E os alentejanos são hoje os homens do deserto. E é no deserto de Castelo de Vide, no chão sagrado do Alentejo, que está sepultado o alentejano Salgueiro Maia (ainda que considere que os autarcas do Alto Alentejo já deviam ter diligenciado para que os seus restos mortais fossem traslados para a Igreja Matriz, para o castelo ou para outro lugar relevante no centro da vila).
Como eu já escrevi, "o Alentejo molda o carácter de um homem. A solidão e a quietude da planície dão-lhe a espiritualidade, a tranquilidade e a paciência do monge; as amplitudes térmicas e a agressividade da charneca dão-lhe a resistência física, a rusticidade, a coragem e o temperamento do guerreiro. Não é alentejano quem quer. Ser alentejano não é um dote, é um dom. Não se nasce alentejano, é-se alentejano."

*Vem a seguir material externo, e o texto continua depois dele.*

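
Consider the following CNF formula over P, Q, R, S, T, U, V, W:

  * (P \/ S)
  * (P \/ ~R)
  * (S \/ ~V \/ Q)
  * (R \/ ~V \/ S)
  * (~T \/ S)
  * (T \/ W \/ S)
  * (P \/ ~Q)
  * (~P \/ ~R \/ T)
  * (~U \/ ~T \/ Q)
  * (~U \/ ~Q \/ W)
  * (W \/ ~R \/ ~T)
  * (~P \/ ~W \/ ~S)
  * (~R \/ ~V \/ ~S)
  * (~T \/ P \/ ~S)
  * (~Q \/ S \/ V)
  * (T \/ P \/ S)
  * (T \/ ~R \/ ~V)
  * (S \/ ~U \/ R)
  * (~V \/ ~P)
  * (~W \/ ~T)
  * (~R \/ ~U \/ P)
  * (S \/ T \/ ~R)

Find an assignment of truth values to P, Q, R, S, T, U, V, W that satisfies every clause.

P=T, Q=F, R=F, S=T, T=F, U=F, V=F, W=F

Check each clause:
  1. (P \/ S) — P is true.
  2. (~R \/ P) — P is true.
  3. (S \/ ~V \/ Q) — ~V is true.
  4. (~V \/ R \/ S) — ~V is true.
  5. (~T \/ S) — ~T is true.
  6. (W \/ T \/ S) — S is true.
  7. (~Q \/ P) — P is true.
  8. (~R \/ T \/ ~P) — ~R is true.
  9. (~U \/ ~T \/ Q) — ~U is true.
  10. (~U \/ W \/ ~Q) — ~U is true.
  11. (~R \/ ~T \/ W) — ~T is true.
  12. (~P \/ ~W \/ ~S) — ~W is true.
  13. (~S \/ ~V \/ ~R) — ~V is true.
  14. (~T \/ P \/ ~S) — P is true.
  15. (V \/ S \/ ~Q) — S is true.
  16. (S \/ T \/ P) — P is true.
  17. (~R \/ T \/ ~V) — ~R is true.
  18. (R \/ ~U \/ S) — ~U is true.
  19. (~V \/ ~P) — ~V is true.
  20. (~W \/ ~T) — ~W is true.
  21. (~U \/ ~R \/ P) — P is true.
  22. (S \/ T \/ ~R) — ~R is true.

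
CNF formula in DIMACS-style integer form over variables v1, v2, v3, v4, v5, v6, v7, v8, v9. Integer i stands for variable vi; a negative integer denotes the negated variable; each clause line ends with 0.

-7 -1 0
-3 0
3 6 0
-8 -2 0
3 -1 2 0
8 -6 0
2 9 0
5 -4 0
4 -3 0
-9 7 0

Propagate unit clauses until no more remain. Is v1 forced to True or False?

False

(NOT v3) stands alone — v3 = False.
From (v6 OR v3) and v3 = False: v6 = True.
(v8 OR NOT v6): since v6 = True, the clause reduces to (v8). v8 = True.
In (NOT v2 OR NOT v8), NOT v8 is now false; NOT v2 must hold, so v2 = False.
(v3 OR NOT v1 OR v2) with v2 = False, v3 = False leaves only NOT v1, so v1 = False.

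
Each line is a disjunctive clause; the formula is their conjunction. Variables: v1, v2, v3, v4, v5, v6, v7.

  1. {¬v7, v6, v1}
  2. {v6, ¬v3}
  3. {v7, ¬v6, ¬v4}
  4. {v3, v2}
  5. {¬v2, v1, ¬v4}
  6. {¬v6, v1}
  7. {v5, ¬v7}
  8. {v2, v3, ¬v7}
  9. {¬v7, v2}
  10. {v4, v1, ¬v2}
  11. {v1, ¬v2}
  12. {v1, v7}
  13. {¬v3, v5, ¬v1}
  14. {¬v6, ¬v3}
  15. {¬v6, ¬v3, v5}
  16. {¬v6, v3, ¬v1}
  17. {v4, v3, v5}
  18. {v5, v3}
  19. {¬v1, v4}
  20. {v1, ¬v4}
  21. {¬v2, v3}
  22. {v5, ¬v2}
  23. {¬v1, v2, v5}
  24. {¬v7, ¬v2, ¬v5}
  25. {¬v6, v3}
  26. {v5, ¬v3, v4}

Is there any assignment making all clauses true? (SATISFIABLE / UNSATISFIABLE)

UNSATISFIABLE

v3 = True:
  propagation gives v6=True; an empty clause results — contradiction.
v3 = False:
  propagation gives v2=True; an empty clause results — contradiction.
Every branch closes, so no satisfying assignment exists.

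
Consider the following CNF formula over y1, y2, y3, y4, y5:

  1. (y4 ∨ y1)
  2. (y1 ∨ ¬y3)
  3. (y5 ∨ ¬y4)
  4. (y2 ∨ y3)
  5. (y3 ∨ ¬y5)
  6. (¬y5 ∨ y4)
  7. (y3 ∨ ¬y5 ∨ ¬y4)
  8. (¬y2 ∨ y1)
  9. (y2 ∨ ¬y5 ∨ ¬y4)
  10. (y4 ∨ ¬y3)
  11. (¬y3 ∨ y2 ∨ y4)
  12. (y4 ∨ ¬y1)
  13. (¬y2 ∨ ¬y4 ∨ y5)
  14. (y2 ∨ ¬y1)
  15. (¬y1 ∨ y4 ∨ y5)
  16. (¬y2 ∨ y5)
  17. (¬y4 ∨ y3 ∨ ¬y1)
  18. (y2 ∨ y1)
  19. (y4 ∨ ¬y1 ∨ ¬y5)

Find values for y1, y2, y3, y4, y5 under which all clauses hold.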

E Salgueiro Maia era alentejano por nascimento e temperamento. A coragem, a serenidade e o desprendimento são características típicas do alentejano.

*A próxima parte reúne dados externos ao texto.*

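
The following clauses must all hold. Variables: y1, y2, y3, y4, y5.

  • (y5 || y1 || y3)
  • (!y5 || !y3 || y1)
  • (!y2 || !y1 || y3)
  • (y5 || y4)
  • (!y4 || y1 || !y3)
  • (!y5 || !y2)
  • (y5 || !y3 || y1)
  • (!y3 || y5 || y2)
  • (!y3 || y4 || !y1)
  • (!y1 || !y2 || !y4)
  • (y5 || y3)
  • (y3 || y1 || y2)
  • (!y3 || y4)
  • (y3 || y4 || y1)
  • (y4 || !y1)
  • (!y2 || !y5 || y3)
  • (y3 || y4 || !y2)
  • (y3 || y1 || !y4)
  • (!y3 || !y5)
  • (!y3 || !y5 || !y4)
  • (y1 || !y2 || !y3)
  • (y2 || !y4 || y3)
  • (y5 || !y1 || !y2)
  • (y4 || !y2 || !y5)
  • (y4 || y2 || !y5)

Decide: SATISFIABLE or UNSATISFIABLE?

y3 = True:
  propagation gives y4=True, y1=True, y2=False, y5=True; an empty clause results — contradiction.
y3 = False:
  propagation gives y5=True, y2=False, y1=True, y4=True; an empty clause results — contradiction.
Every branch closes, so no satisfying assignment exists.

UNSATISFIABLE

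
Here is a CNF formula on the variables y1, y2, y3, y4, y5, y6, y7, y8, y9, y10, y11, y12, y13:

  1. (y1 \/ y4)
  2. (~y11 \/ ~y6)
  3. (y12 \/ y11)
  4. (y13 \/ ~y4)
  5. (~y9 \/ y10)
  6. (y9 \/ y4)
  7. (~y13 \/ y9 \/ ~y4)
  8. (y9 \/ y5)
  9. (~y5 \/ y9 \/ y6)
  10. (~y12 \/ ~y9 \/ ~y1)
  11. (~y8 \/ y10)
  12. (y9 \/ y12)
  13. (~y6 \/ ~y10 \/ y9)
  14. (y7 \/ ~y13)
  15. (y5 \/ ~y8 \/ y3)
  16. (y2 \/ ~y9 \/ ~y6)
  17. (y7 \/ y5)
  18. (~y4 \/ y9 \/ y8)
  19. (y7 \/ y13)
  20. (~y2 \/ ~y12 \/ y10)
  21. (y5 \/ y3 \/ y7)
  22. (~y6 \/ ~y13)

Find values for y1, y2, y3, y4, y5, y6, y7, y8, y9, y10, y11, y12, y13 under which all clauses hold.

Pure literal: y3 appears only positively; assign y3 = True.
y7 occurs only positively in the remaining clauses — set y7 = True.
Branch on y1: take y1 = False.
  then y4 is forced to True.
  then y13 is forced to True.
  then y9 is forced to True.
  then y10 is forced to True.
  then y6 is forced to False.
The remaining clauses are satisfied by y2 = False, y5 = False, y8 = True, y11 = True, y12 = False.

y1=F  y2=F  y3=T  y4=T  y5=F  y6=F  y7=T  y8=T  y9=T  y10=T  y11=T  y12=F  y13=T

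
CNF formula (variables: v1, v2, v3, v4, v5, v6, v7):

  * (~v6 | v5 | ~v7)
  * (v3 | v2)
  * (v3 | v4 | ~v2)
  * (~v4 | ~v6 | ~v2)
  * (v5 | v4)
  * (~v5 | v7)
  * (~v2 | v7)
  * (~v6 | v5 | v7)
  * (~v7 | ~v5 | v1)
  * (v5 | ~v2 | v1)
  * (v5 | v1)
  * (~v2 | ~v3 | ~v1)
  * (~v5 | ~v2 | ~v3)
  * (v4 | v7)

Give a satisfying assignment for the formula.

Branch on v1: take v1 = True.
Set v2 = False and propagate.
  then v3 is forced to True.
For the remaining variables, v4 = True, v5 = True, v6 = True, v7 = True works.

v1 = 1  v2 = 0  v3 = 1  v4 = 1  v5 = 1  v6 = 1  v7 = 1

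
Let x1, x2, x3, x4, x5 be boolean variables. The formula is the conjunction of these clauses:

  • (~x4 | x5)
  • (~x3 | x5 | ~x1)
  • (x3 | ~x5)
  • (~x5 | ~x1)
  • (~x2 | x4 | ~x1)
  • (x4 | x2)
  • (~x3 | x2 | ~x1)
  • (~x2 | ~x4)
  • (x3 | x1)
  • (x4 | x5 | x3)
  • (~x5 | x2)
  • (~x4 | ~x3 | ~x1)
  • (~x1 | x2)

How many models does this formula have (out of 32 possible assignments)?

2

The models are:
  x1=0 x2=1 x3=1 x4=0 x5=0
  x1=0 x2=1 x3=1 x4=0 x5=1
That's 2 in total.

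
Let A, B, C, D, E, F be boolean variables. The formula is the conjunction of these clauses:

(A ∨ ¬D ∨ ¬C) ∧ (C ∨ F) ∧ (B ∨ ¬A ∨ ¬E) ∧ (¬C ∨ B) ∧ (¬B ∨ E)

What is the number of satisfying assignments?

16

Split on B, then C.
  B=T, C=T: F free; 3 ways for (A,D,E) × 2^1 = 6.
  B=T, C=F: remaining (A,D,E,F) ∈ {(F,F,T,T); (F,T,T,T); (T,F,T,T); (T,T,T,T)} — 4.
  B=F, C=T: a clause becomes empty — 0.
  B=F, C=F: D free; 3 ways for (A,E,F) × 2^1 = 6.
Total: 6 + 4 + 0 + 6 = 16.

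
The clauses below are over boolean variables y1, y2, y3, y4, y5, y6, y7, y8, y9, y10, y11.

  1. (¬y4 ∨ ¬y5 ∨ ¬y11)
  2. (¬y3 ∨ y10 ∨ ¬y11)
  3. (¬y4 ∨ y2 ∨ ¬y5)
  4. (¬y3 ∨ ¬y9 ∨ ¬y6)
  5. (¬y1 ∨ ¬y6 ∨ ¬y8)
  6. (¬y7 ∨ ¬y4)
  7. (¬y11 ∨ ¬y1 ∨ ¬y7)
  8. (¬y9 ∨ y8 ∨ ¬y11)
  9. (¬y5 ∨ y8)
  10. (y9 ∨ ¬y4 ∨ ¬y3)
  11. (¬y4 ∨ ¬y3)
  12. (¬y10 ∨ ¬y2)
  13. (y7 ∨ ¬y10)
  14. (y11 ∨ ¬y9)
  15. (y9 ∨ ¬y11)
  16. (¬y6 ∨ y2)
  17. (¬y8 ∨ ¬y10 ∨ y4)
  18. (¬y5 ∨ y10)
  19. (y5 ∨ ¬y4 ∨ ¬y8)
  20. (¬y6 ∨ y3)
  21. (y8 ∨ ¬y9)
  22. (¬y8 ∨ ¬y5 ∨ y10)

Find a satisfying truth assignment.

y1=T  y2=T  y3=F  y4=F  y5=F  y6=F  y7=T  y8=F  y9=F  y10=F  y11=F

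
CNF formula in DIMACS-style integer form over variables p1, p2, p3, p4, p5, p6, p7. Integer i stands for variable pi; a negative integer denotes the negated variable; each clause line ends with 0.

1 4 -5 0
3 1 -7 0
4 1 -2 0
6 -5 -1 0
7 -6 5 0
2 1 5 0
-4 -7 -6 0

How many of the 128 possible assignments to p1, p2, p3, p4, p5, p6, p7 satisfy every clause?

45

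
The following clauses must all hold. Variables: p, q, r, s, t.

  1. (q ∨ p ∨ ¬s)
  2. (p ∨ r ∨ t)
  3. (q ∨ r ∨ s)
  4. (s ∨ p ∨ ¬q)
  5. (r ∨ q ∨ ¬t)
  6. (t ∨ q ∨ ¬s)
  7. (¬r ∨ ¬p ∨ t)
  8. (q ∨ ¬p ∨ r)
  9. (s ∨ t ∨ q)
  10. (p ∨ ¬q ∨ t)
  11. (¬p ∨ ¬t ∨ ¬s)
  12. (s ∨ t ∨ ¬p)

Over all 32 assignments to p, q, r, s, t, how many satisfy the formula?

7

Case analysis on p and q:
  p=1, q=1: remaining (r,s,t) ∈ {(0,0,1); (0,1,0); (1,0,1)} — 3.
  p=1, q=0: remaining (r,s,t) ∈ {(1,0,1)} — 1.
  p=0, q=1: remaining (r,s,t) ∈ {(0,1,1); (1,1,1)} — 2.
  p=0, q=0: remaining (r,s,t) ∈ {(1,0,1)} — 1.
Total: 3 + 1 + 2 + 1 = 7.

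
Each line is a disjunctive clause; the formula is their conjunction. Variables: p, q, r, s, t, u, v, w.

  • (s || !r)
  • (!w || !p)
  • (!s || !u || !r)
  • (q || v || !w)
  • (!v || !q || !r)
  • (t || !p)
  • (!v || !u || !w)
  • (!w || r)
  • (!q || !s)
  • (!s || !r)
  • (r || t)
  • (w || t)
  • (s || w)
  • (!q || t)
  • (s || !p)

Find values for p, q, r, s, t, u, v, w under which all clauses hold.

p=False, q=False, r=False, s=True, t=True, u=False, v=False, w=False

Check each clause:
  1. (!r || s) — s is true.
  2. (!p || !w) — !w is true.
  3. (!r || !s || !u) — !u is true.
  4. (!w || v || q) — !w is true.
  5. (!q || !r || !v) — !v is true.
  6. (t || !p) — t is true.
  7. (!w || !u || !v) — !w is true.
  8. (!w || r) — !w is true.
  9. (!s || !q) — !q is true.
  10. (!s || !r) — !r is true.
  11. (r || t) — t is true.
  12. (w || t) — t is true.
  13. (w || s) — s is true.
  14. (t || !q) — t is true.
  15. (s || !p) — s is true.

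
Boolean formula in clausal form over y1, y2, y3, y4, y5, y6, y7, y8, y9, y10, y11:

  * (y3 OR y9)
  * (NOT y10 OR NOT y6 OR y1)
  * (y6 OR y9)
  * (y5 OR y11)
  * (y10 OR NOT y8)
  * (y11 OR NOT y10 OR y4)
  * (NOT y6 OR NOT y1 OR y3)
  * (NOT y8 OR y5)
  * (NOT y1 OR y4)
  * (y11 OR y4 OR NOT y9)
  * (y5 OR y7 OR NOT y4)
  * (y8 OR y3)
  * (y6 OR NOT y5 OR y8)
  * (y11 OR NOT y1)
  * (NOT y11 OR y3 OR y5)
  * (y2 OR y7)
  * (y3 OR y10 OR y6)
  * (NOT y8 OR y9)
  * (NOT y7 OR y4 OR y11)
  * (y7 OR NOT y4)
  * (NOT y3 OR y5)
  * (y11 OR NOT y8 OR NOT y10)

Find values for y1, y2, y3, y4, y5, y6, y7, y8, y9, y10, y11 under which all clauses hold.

Pure literal: y2 appears only positively; assign y2 = True.
Branch on y1: take y1 = False.
Set y3 = True and propagate.
  then y5 is forced to True.
Set y4 = False and propagate.
The remaining clauses are satisfied by y6 = False, y7 = True, y8 = True, y9 = True, y10 = True, y11 = True.
Every clause has at least one true literal under this assignment.

y1 = F, y2 = T, y3 = T, y4 = F, y5 = T, y6 = F, y7 = T, y8 = T, y9 = T, y10 = T, y11 = T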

Acresce que propor a trasladação dos restos mortais do alentejano Salgueiro Maia para o Panteão de Lisboa no preciso momento em que o Governo anuncia o encerramento do Tribunal Judicial de Castelo de Vide só pode ser entendido como um insulto à sua memória, a todos os alentejanos e ao Alentejo. Aliás, neste momento, não há um único alentejano que conseguisse descansar em paz enterrado no chão da Cidade-Estado. Leva-nos os vivos e, com eles, as escolas, os hospitais e os tribunais e, não contente com isto, quer agora também levar-nos os mortos? Antes ser enterrado no Inferno.

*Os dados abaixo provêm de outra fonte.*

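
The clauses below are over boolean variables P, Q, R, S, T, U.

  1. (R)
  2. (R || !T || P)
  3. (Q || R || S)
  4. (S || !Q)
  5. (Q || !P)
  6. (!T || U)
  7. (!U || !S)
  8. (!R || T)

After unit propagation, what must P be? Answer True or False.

(R) is a unit clause: R = True.
In (!R || T), !R is now false; T must hold, so T = True.
(!T || U) with T = True leaves only U, so U = True.
(!U || !S) with U = True leaves only !S, so S = False.
In (S || !Q), S is now false; !Q must hold, so Q = False.
(Q || !P) with Q = False leaves only !P, so P = False.

False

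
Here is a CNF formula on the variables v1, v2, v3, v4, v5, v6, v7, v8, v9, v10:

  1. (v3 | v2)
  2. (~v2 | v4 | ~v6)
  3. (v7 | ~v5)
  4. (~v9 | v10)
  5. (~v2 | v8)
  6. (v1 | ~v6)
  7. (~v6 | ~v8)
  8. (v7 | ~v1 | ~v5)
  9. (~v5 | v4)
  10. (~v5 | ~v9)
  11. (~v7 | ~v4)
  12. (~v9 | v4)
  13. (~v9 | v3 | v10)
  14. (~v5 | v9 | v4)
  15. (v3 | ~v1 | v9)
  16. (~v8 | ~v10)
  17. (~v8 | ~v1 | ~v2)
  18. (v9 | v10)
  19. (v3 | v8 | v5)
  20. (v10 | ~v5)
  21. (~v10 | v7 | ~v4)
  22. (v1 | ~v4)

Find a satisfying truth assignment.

v1=1, v2=0, v3=1, v4=0, v5=0, v6=1, v7=0, v8=0, v9=0, v10=1

v3 occurs only positively in the remaining clauses — set v3 = True.
Branch on v1: take v1 = True.
Set v2 = False and propagate.
Try v4 = False.
  then v5 is forced to False.
  then v9 is forced to False.
  then v10 is forced to True.
  then v8 is forced to False.
v6, v7 are now unconstrained; take v6 = True, v7 = False.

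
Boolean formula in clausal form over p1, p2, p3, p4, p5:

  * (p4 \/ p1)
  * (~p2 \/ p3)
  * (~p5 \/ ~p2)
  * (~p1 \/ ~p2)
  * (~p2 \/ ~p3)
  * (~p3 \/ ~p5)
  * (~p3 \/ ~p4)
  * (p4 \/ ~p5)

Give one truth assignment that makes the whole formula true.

p1=True, p2=False, p3=False, p4=True, p5=False

Pure literal: p2 appears only negated; assign p2 = False.
Pure literal: p5 appears only negated; assign p5 = False.
Try p1 = True.
Set p3 = False and propagate.
p4 is now unconstrained; take p4 = True.
Check each clause:
  1. (p4 \/ p1) — p1 is true.
  2. (~p2 \/ p3) — ~p2 is true.
  3. (~p2 \/ ~p5) — ~p5 is true.
  4. (~p2 \/ ~p1) — ~p2 is true.
  5. (~p2 \/ ~p3) — ~p3 is true.
  6. (~p5 \/ ~p3) — ~p5 is true.
  7. (~p4 \/ ~p3) — ~p3 is true.
  8. (~p5 \/ p4) — ~p5 is true.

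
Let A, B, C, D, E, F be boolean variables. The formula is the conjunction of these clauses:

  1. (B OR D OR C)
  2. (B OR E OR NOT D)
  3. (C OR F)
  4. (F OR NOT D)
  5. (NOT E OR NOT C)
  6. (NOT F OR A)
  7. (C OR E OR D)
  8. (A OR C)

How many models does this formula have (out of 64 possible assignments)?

Case analysis on C and D:
  C=T, D=T: remaining (A,B,E,F) ∈ {(T,T,F,T)} — 1.
  C=T, D=F: B free; 3 ways for (A,E,F) × 2^1 = 6.
  C=F, D=T: remaining (A,B,E,F) ∈ {(T,F,T,T); (T,T,F,T); (T,T,T,T)} — 3.
  C=F, D=F: remaining (A,B,E,F) ∈ {(T,T,T,T)} — 1.
Total: 1 + 6 + 3 + 1 = 11.

11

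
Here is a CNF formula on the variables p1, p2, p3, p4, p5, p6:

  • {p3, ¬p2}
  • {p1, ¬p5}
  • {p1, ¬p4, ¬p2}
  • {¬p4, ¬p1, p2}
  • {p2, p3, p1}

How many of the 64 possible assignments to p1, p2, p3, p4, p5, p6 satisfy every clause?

22

Split on p1, then p2.
  p1=1, p2=1: forces p3=1; p4, p5, p6 free → 2^3 = 8.
  p1=1, p2=0: forces p4=0; p3, p5, p6 free → 2^3 = 8.
  p1=0, p2=1: remaining (p3,p4,p5,p6) ∈ {(1,0,0,0); (1,0,0,1)} — 2.
  p1=0, p2=0: remaining (p3,p4,p5,p6) ∈ {(1,0,0,0); (1,0,0,1); (1,1,0,0); (1,1,0,1)} — 4.
Total: 8 + 8 + 2 + 4 = 22.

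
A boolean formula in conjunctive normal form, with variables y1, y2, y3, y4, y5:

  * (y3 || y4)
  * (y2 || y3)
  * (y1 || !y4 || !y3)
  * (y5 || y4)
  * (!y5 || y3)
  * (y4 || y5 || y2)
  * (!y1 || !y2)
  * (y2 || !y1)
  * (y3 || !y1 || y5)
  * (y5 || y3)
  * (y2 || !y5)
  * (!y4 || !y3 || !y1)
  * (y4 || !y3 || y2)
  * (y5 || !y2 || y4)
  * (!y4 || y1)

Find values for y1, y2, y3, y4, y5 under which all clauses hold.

y1=False  y2=True  y3=True  y4=False  y5=True

Check each clause:
  1. (y3 || y4) — y3 is true.
  2. (y3 || y2) — y2 is true.
  3. (!y3 || y1 || !y4) — !y4 is true.
  4. (y5 || y4) — y5 is true.
  5. (y3 || !y5) — y3 is true.
  6. (y4 || y2 || y5) — y2 is true.
  7. (!y1 || !y2) — !y1 is true.
  8. (y2 || !y1) — y2 is true.
  9. (!y1 || y3 || y5) — y3 is true.
  10. (y5 || y3) — y3 is true.
  11. (!y5 || y2) — y2 is true.
  12. (!y1 || !y3 || !y4) — !y4 is true.
  13. (y2 || !y3 || y4) — y2 is true.
  14. (y5 || y4 || !y2) — y5 is true.
  15. (!y4 || y1) — !y4 is true.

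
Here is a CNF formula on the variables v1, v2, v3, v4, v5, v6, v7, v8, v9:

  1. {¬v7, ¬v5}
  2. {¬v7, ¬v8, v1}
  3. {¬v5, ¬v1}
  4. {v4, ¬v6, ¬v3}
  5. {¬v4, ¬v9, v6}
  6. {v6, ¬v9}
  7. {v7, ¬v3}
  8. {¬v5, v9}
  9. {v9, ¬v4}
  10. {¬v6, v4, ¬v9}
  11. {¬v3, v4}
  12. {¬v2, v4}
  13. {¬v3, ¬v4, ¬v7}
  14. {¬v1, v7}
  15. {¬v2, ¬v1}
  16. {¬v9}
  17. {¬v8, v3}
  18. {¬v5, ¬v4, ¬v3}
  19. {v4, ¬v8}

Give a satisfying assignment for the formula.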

Eu compreendo que os políticos da República de Lisboa gostassem de ter o Capitão de Abril ali à mão de semear para, de vez em quando e por rotina, lá irem colocar uma coroa de flores e dizer umas palavras de circunstância. Mas têm de ter paciência como os alentejanos. Se querem depositar coroas de flores no túmulo de Salgueiro Maia, têm de vir a Castelo de Vide, sempre têm a oportunidade de apreciar na viagem o deserto em que transformaram o interior deste País.
Como alentejano, peço, do mais fundo da minha alma, aos familiares de Salgueiro Maia, símbolo vivo do Alentejo e do carácter dos alentejanos, que, no dia em que for aprovada a sua trasladação para o Panteão de Lisboa, saibam responder aos senhores da Cidade-Estado como responderia Salgueiro Maia. E até podem, se quiserem, responder à proposta do vate da República de Lisboa com o conhecido refrão de um poema de um jovem poeta coimbrão: "Há sempre alguém que resiste! Há sempre alguém que diz não!"
Santana-Maia Leonardo
(in Público, Fev 2014)
(in Público, Fev 2014)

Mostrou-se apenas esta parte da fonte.